Jun. 11, 2007
America's Love Affair with Presidential Fundraising
By Chris Heagarty
RALEIGH - No other nation spends as much money as the United States in electing its political leaders, so it should be no surprise that no other nation makes campaign fundraising more important than the actual issues candidates debate. It is not only something the political class finds shameless, it’s actually a source of pride and an indicator of success.
For example, consider the upcoming presidential primaries. Who do you read about in your newspaper or see in national television coverage? Sen. John McCain, former Gov. Mitt Romney and former New York Mayor Rudy Giuliani lead the Republican contenders. Sen. Hillary Clinton, Sen. Barack Obama, and former Sen. John Edwards claim the Democratic spotlight. But why do they seem to be getting the spotlight all to themselves?
The answer of course is fundraising. And that’s a problem. We are told that successful fundraising is considered a prime indicator of a candidate’s viability, so journalists obsess over monitoring the money the candidates take in. Then they declare those with the most success as the leaders. And since those candidates get more media attention they are seen as more viable, and they are able to raise even more money. It’s a vicious cycle that promotes those with early success at the expense of the public’s access to information about all the qualified candidates.
Consider New Mexico Gov. Bill Richardson on the Democratic side and former Govs. Mike Huckabee and Jim Gilmore, of Arkansas and Virginia, respectively, on the Republican side. When you consider the success that former governors have had in presidential politics over candidates from the U.S. Senate, why aren’t these names given equal press coverage? In fact, shouldn’t anyone who has proven they can be elected statewide, like a governor or U.S. senator, be presented to the voters by the media as a viable candidate?
To be fair, newspapers have only so many column inches for stories and television news is restricted to a cramped block of time, so how much space can editors devote to stories about presidential candidates? How do you prioritize and manage limited resources?

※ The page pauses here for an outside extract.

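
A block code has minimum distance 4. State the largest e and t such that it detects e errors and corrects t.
(a) Detection requires d_min ≥ e+1, so e ≤ d_min − 1 = 3.
(b) Correction requires d_min ≥ 2t+1, so t ≤ ⌊(d_min − 1)/2⌋ = ⌊3/2⌋ = 1.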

But these gatekeepers of information would be well served to remember that the top early fundraisers are not necessarily the same candidates crossing the finish line ahead of everyone else. Often the leading early fundraiser can falter and candidates can emerge from the back of the pack.

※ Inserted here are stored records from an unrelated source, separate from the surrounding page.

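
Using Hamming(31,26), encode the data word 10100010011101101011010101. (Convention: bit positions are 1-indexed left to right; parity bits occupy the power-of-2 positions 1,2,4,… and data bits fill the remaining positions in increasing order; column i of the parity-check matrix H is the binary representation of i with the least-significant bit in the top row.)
Codeword c = d · G (mod 2), d = 10100010011101101011010101:
  c[0] = d·G[:,0] = (10100010011101101011010101)·(11011010101101010101010101) mod 2 = 1+0+0+0+0+0+1+0+0+0+1+1+0+1+0+0+0+0+0+1+0+1+0+1+0+1 mod 2 = 1
  c[1] = d·G[:,1] = (10100010011101101011010101)·(10110110011011001100110011) mod 2 = 1+0+1+0+0+0+1+0+0+1+1+0+0+1+0+0+1+0+0+0+0+1+0+0+0+1 mod 2 = 1
  c[2] = d·G[:,2] = (10100010011101101011010101)·(10000000000000000000000000) mod 2 = 1+0+0+0+0+0+0+0+0+0+0+0+0+0+0+0+0+0+0+0+0+0+0+0+0+0 mod 2 = 1
  c[3] = d·G[:,3] = (10100010011101101011010101)·(01110001111000111100001111) mod 2 = 0+0+1+0+0+0+0+0+0+1+1+0+0+0+1+0+1+0+0+0+0+0+0+1+0+1 mod 2 = 1
  c[4] = d·G[:,4] = (10100010011101101011010101)·(01000000000000000000000000) mod 2 = 0+0+0+0+0+0+0+0+0+0+0+0+0+0+0+0+0+0+0+0+0+0+0+0+0+0 mod 2 = 0
  c[5] = d·G[:,5] = (10100010011101101011010101)·(00100000000000000000000000) mod 2 = 0+0+1+0+0+0+0+0+0+0+0+0+0+0+0+0+0+0+0+0+0+0+0+0+0+0 mod 2 = 1
  c[6] = d·G[:,6] = (10100010011101101011010101)·(00010000000000000000000000) mod 2 = 0+0+0+0+0+0+0+0+0+0+0+0+0+0+0+0+0+0+0+0+0+0+0+0+0+0 mod 2 = 0
  c[7] = d·G[:,7] = (10100010011101101011010101)·(00001111111000000011111111) mod 2 = 0+0+0+0+0+0+1+0+0+1+1+0+0+0+0+0+0+0+1+1+0+1+0+1+0+1 mod 2 = 0
  c[8] = d·G[:,8] = (10100010011101101011010101)·(00001000000000000000000000) mod 2 = 0+0+0+0+0+0+0+0+0+0+0+0+0+0+0+0+0+0+0+0+0+0+0+0+0+0 mod 2 = 0
  c[9] = d·G[:,9] = (10100010011101101011010101)·(00000100000000000000000000) mod 2 = 0+0+0+0+0+0+0+0+0+0+0+0+0+0+0+0+0+0+0+0+0+0+0+0+0+0 mod 2 = 0
  c[10] = d·G[:,10] = (10100010011101101011010101)·(00000010000000000000000000) mod 2 = 0+0+0+0+0+0+1+0+0+0+0+0+0+0+0+0+0+0+0+0+0+0+0+0+0+0 mod 2 = 1
  c[11] = d·G[:,11] = (10100010011101101011010101)·(00000001000000000000000000) mod 2 = 0+0+0+0+0+0+0+0+0+0+0+0+0+0+0+0+0+0+0+0+0+0+0+0+0+0 mod 2 = 0
  c[12] = d·G[:,12] = (10100010011101101011010101)·(00000000100000000000000000) mod 2 = 0+0+0+0+0+0+0+0+0+0+0+0+0+0+0+0+0+0+0+0+0+0+0+0+0+0 mod 2 = 0
  c[13] = d·G[:,13] = (10100010011101101011010101)·(00000000010000000000000000) mod 2 = 0+0+0+0+0+0+0+0+0+1+0+0+0+0+0+0+0+0+0+0+0+0+0+0+0+0 mod 2 = 1
  c[14] = d·G[:,14] = (10100010011101101011010101)·(00000000001000000000000000) mod 2 = 0+0+0+0+0+0+0+0+0+0+1+0+0+0+0+0+0+0+0+0+0+0+0+0+0+0 mod 2 = 1
  c[15] = d·G[:,15] = (10100010011101101011010101)·(00000000000111111111111111) mod 2 = 0+0+0+0+0+0+0+0+0+0+0+1+0+1+1+0+1+0+1+1+0+1+0+1+0+1 mod 2 = 1
  c[16] = d·G[:,16] = (10100010011101101011010101)·(00000000000100000000000000) mod 2 = 0+0+0+0+0+0+0+0+0+0+0+1+0+0+0+0+0+0+0+0+0+0+0+0+0+0 mod 2 = 1
  c[17] = d·G[:,17] = (10100010011101101011010101)·(00000000000010000000000000) mod 2 = 0+0+0+0+0+0+0+0+0+0+0+0+0+0+0+0+0+0+0+0+0+0+0+0+0+0 mod 2 = 0
  c[18] = d·G[:,18] = (10100010011101101011010101)·(00000000000001000000000000) mod 2 = 0+0+0+0+0+0+0+0+0+0+0+0+0+1+0+0+0+0+0+0+0+0+0+0+0+0 mod 2 = 1
  c[19] = d·G[:,19] = (10100010011101101011010101)·(00000000000000100000000000) mod 2 = 0+0+0+0+0+0+0+0+0+0+0+0+0+0+1+0+0+0+0+0+0+0+0+0+0+0 mod 2 = 1
  c[20] = d·G[:,20] = (10100010011101101011010101)·(00000000000000010000000000) mod 2 = 0+0+0+0+0+0+0+0+0+0+0+0+0+0+0+0+0+0+0+0+0+0+0+0+0+0 mod 2 = 0
  c[21] = d·G[:,21] = (10100010011101101011010101)·(00000000000000001000000000) mod 2 = 0+0+0+0+0+0+0+0+0+0+0+0+0+0+0+0+1+0+0+0+0+0+0+0+0+0 mod 2 = 1
  c[22] = d·G[:,22] = (10100010011101101011010101)·(00000000000000000100000000) mod 2 = 0+0+0+0+0+0+0+0+0+0+0+0+0+0+0+0+0+0+0+0+0+0+0+0+0+0 mod 2 = 0
  c[23] = d·G[:,23] = (10100010011101101011010101)·(00000000000000000010000000) mod 2 = 0+0+0+0+0+0+0+0+0+0+0+0+0+0+0+0+0+0+1+0+0+0+0+0+0+0 mod 2 = 1
  c[24] = d·G[:,24] = (10100010011101101011010101)·(00000000000000000001000000) mod 2 = 0+0+0+0+0+0+0+0+0+0+0+0+0+0+0+0+0+0+0+1+0+0+0+0+0+0 mod 2 = 1
  c[25] = d·G[:,25] = (10100010011101101011010101)·(00000000000000000000100000) mod 2 = 0+0+0+0+0+0+0+0+0+0+0+0+0+0+0+0+0+0+0+0+0+0+0+0+0+0 mod 2 = 0
  c[26] = d·G[:,26] = (10100010011101101011010101)·(00000000000000000000010000) mod 2 = 0+0+0+0+0+0+0+0+0+0+0+0+0+0+0+0+0+0+0+0+0+1+0+0+0+0 mod 2 = 1
  c[27] = d·G[:,27] = (10100010011101101011010101)·(00000000000000000000001000) mod 2 = 0+0+0+0+0+0+0+0+0+0+0+0+0+0+0+0+0+0+0+0+0+0+0+0+0+0 mod 2 = 0
  c[28] = d·G[:,28] = (10100010011101101011010101)·(00000000000000000000000100) mod 2 = 0+0+0+0+0+0+0+0+0+0+0+0+0+0+0+0+0+0+0+0+0+0+0+1+0+0 mod 2 = 1
  c[29] = d·G[:,29] = (10100010011101101011010101)·(00000000000000000000000010) mod 2 = 0+0+0+0+0+0+0+0+0+0+0+0+0+0+0+0+0+0+0+0+0+0+0+0+0+0 mod 2 = 0
  c[30] = d·G[:,30] = (10100010011101101011010101)·(00000000000000000000000001) mod 2 = 0+0+0+0+0+0+0+0+0+0+0+0+0+0+0+0+0+0+0+0+0+0+0+0+0+1 mod 2 = 1
Codeword = 1111010000100111101101011010101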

Former Vermont Gov. Howard Dean led all of his rivals in fundraising late in 2003, yet he was all but eliminated after the first few primaries. Wealth gave millionaire candidates like Ross Perot and Steve Forbes a platform to broadcast their ideas in the 1990s, but their number of supporters never came close to the number of people who voted against them.
The year before the election of 1992, no one gave Arkansas Gov. Bill Clinton any chance to win his party’s primary, let alone defeat popular incumbent President George H.W. Bush. And Bush the elder was himself outspent significantly by his 1988 primary rivals, Sen. Bob Dole and televangelist Pat Robertson, during the Super Tuesday primaries, yet clobbered each of them.
Money makes a huge difference, and is one key factor in determining which candidate ultimately wins. But money is not the only factor, and early fundraising success doesn’t necessarily equate to how much money a candidate will have been able to raise and spend when the dust clears. Therefore we all ought to be focusing on more than just early fundraising in determining who the next leader of our nation will be.
Today’s technology makes it possible for there to be a “tipping point” where a hot candidate can suddenly catch fundraising lightning in a bottle via the Internet. Much of Dean’s 2004 fundraising success was attributed to his organizing on-line and to floods of small-dollar contributions made by donors from their computers. While the bulk of campaign money still comes in large contributions from the elite, Internet giving may transform campaigns as small-dollar, Internet-based contributions explode. A hot candidate could surge forward on the strength of millions of small donations.
All it takes for that process to catch fire is a spark to ignite the imagination of the voters. But that will never happen so long as the media douses the chances of these other candidates by excluding them and their views from the news.
Chris Heagarty is the executive director of the N.C. Center for Voter Education, a Raleigh-based nonprofit and nonpartisan organization dedicated to improving elections in North Carolina.